The Supreme Court Still Favors Arbitration

Client Alert
Jeff Smith

Reversing in part, vacating in part, and remanding to the Kentucky Supreme Court, the United States Supreme Court continues to favor arbitration. On May 15, 2017, the Court ruled that a nursing home can enforce arbitration agreements signed by persons with power of attorney over nursing home residents in the consolidated cases of Kindred Nursing Centers v. Clark et al. The ruling strikes an impactful blow to the plaintiffs’ bar.

In 2015, the Kentucky Supreme Court consolidated three separate cases: Kindred Nursing Ctrs. Ltd. P’ship v. Clark (“Clark”); Extendicare Homes, Inc. v. Whisman (“Whisman”); Kindred Nursing Ctrs. Ltd. P’ship v. Wellner (“Wellner”). Family members of three residents filed claims against several nursing homes alleging facts that triggered the arbitration clause contained in their admission contracts. The state court invalidated two of the arbitration agreements because the language used in the power of attorney failed to grant authority to execute arbitration agreements, but invalidated all three reasoning that Kentucky’s Constitution gave each resident a “divine God-given right” to a jury trial. The court then carved out a “clear-statement” rule whereby an agent must have express permission from the principal to enter into arbitration agreements on the principal’s behalf. Defendant Kindred Nursing Centers appealed two of the cases to the United States Supreme Court.

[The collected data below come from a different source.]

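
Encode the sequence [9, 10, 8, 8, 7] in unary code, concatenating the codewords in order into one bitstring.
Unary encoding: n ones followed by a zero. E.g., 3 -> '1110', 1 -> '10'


Encode each number as n ones followed by a terminating 0:
  9 -> 1111111110 (10 bits)
  10 -> 11111111110 (11 bits)
  8 -> 111111110 (9 bits)
  8 -> 111111110 (9 bits)
  7 -> 11111110 (8 bits)
Total length = 10 + 11 + 9 + 9 + 8 = 47 bits.

Unary([9, 10, 8, 8, 7]) = 11111111101111111111011111111011111111011111110 (47 bits)


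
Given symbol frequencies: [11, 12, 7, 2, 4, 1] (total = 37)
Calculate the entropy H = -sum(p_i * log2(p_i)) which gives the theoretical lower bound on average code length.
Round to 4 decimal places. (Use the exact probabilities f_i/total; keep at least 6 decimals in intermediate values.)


Per-symbol terms -p_i * log2(p_i) with p_i = f_i/37:
  p = 11/37 = 0.297297: log2(p) = -1.750022, -p*log2(p) = 0.520277
  p = 12/37 = 0.324324: log2(p) = -1.624491, -p*log2(p) = 0.526862
  p = 7/37 = 0.189189: log2(p) = -2.402098, -p*log2(p) = 0.454451
  p = 2/37 = 0.054054: log2(p) = -4.209453, -p*log2(p) = 0.227538
  p = 4/37 = 0.108108: log2(p) = -3.209453, -p*log2(p) = 0.346968
  p = 1/37 = 0.027027: log2(p) = -5.209453, -p*log2(p) = 0.140796
H = 0.520277 + 0.526862 + 0.454451 + 0.227538 + 0.346968 + 0.140796 = 2.216892

H = 2.2169 bits/symbol


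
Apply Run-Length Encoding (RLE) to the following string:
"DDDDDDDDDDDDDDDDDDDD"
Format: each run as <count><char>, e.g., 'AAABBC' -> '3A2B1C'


Scanning runs left to right:
  i=0: run of 'D' x 20 -> '20D'

RLE = 20D


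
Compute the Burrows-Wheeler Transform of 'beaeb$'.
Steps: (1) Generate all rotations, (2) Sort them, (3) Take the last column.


Rotations (sorted):
  0: $beaeb -> last char: b
  1: aeb$be -> last char: e
  2: b$beae -> last char: e
  3: beaeb$ -> last char: $
  4: eaeb$b -> last char: b
  5: eb$bea -> last char: a


BWT = bee$ba


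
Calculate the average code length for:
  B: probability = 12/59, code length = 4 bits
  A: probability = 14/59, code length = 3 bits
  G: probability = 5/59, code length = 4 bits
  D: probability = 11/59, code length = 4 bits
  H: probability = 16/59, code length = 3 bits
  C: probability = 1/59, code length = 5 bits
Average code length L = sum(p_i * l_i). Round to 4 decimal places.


Weighted contributions p_i * l_i:
  B: (12/59) * 4 = 48/59
  A: (14/59) * 3 = 42/59
  G: (5/59) * 4 = 20/59
  D: (11/59) * 4 = 44/59
  H: (16/59) * 3 = 48/59
  C: (1/59) * 5 = 5/59
Sum = (48 + 42 + 20 + 44 + 48 + 5)/59 = 207/59

L = 207/59 = 3.5085 bits/symbol


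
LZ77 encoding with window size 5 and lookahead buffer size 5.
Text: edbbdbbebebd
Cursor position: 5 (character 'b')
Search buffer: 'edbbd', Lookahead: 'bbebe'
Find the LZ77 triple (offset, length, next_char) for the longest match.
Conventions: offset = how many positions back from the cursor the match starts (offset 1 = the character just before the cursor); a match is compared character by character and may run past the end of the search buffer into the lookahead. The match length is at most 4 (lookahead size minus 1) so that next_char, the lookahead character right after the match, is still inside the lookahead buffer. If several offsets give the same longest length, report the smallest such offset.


Try each offset into the search buffer:
  offset=1 (pos 4, char 'd'): match length 0
  offset=2 (pos 3, char 'b'): match length 1
  offset=3 (pos 2, char 'b'): match length 2
  offset=4 (pos 1, char 'd'): match length 0
  offset=5 (pos 0, char 'e'): match length 0
Longest match has length 2 at offset 3.
next_char = character at position 5 + 2 = 7 -> 'e'

Best match: offset=3, length=2 (matching 'bb' starting at position 2)
LZ77 triple: (3, 2, 'e')


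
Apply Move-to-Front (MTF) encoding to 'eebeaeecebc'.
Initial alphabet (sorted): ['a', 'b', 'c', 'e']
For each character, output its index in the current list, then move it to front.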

In a 7-1 decision released May 15, 2017 , the Supreme Court rejected Kentucky’s “clear statement” rule as preempted by the Federal Arbitration Act (“FAA”), which preempts overt and covert discrimination against arbitration. The court also noted that the new rule was barred by AT&T Mobility LLC v. Concepcion, which prohibits the adoption of legal rules “hinging on the primary characteristics of an arbitration agreement—namely, a waiver of the right to go to court and receive a jury trial.” Simply put, the rule “fail[ed] to put arbitration agreements on an equal plane with other contracts.” After rejecting the state court’s rule, the Supreme Court reversed the Clark decision relying upon the state court’s prior reasoning that the language used in the power of attorney was sufficient to authorize the execution of an arbitration agreement. However, the Court vacated and remanded the Wellner case to the state court for a determination of whether the power of attorney language alone would invalidate the arbitration agreement.

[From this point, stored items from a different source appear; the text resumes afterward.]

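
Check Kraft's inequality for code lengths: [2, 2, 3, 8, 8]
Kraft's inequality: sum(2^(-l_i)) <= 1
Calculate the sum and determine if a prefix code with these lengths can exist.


Sum = 2^(-2) + 2^(-2) + 2^(-3) + 2^(-8) + 2^(-8)
    = 0.25 + 0.25 + 0.125 + 0.00390625 + 0.00390625
    = 162/256 = 0.6328125
Since 0.6328125 <= 1, Kraft's inequality IS satisfied.
A prefix code with these lengths CAN exist.

Kraft sum = 0.6328125. Satisfied.


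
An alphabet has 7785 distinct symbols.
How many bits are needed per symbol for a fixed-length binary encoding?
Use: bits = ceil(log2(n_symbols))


log2(7785) = 12.9265
Bracket: 2^12 = 4096 < 7785 <= 2^13 = 8192
So ceil(log2(7785)) = 13

bits = ceil(log2(7785)) = ceil(12.9265) = 13 bits


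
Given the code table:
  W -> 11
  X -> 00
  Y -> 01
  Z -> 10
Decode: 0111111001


Decoding:
01 -> Y
11 -> W
11 -> W
10 -> Z
01 -> Y


Result: YWWZY


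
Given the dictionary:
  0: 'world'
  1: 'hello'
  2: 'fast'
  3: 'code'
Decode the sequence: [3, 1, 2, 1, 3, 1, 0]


Look up each index in the dictionary:
  3 -> 'code'
  1 -> 'hello'
  2 -> 'fast'
  1 -> 'hello'
  3 -> 'code'
  1 -> 'hello'
  0 -> 'world'

Decoded: "code hello fast hello code hello world"


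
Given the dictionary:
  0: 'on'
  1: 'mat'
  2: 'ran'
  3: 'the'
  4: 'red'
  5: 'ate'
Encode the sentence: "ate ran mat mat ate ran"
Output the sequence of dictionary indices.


Look up each word in the dictionary:
  'ate' -> 5
  'ran' -> 2
  'mat' -> 1
  'mat' -> 1
  'ate' -> 5
  'ran' -> 2

Encoded: [5, 2, 1, 1, 5, 2]


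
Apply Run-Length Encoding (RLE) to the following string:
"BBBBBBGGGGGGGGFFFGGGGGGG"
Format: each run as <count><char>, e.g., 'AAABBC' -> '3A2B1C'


Scanning runs left to right:
  i=0: run of 'B' x 6 -> '6B'
  i=6: run of 'G' x 8 -> '8G'
  i=14: run of 'F' x 3 -> '3F'
  i=17: run of 'G' x 7 -> '7G'

RLE = 6B8G3F7G


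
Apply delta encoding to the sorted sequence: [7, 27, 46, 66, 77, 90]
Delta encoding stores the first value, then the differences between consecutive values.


First value: 7
Deltas:
  27 - 7 = 20
  46 - 27 = 19
  66 - 46 = 20
  77 - 66 = 11
  90 - 77 = 13


Delta encoded: [7, 20, 19, 20, 11, 13]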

The battle over nursing home arbitration agreements is far from over and the plaintiffs’ bar is not likely to retreat from this recent judicial setback—especially in light of recent indications that the Centers for Medicare & Medicaid Services (CMS) may reverse its ban on arbitration agreements, discussed here. Wasting no time, the plaintiffs’ bar has already signaled a new wave of tactics to defeat arbitration agreements. Expect to see more claims seeking to strike these agreements based on the “limited scope” of the power of attorney. This will require nursing home facilities to take precision-like stock of the language used in each individual grant. Others are positing that the FAA does not apply to wrongful death/personal injury claims, an argument not addressed in the Supreme Court’s ruling. The plaintiffs’ bar will also likely continue to raise capacity arguments in relation to the execution of the power of attorney.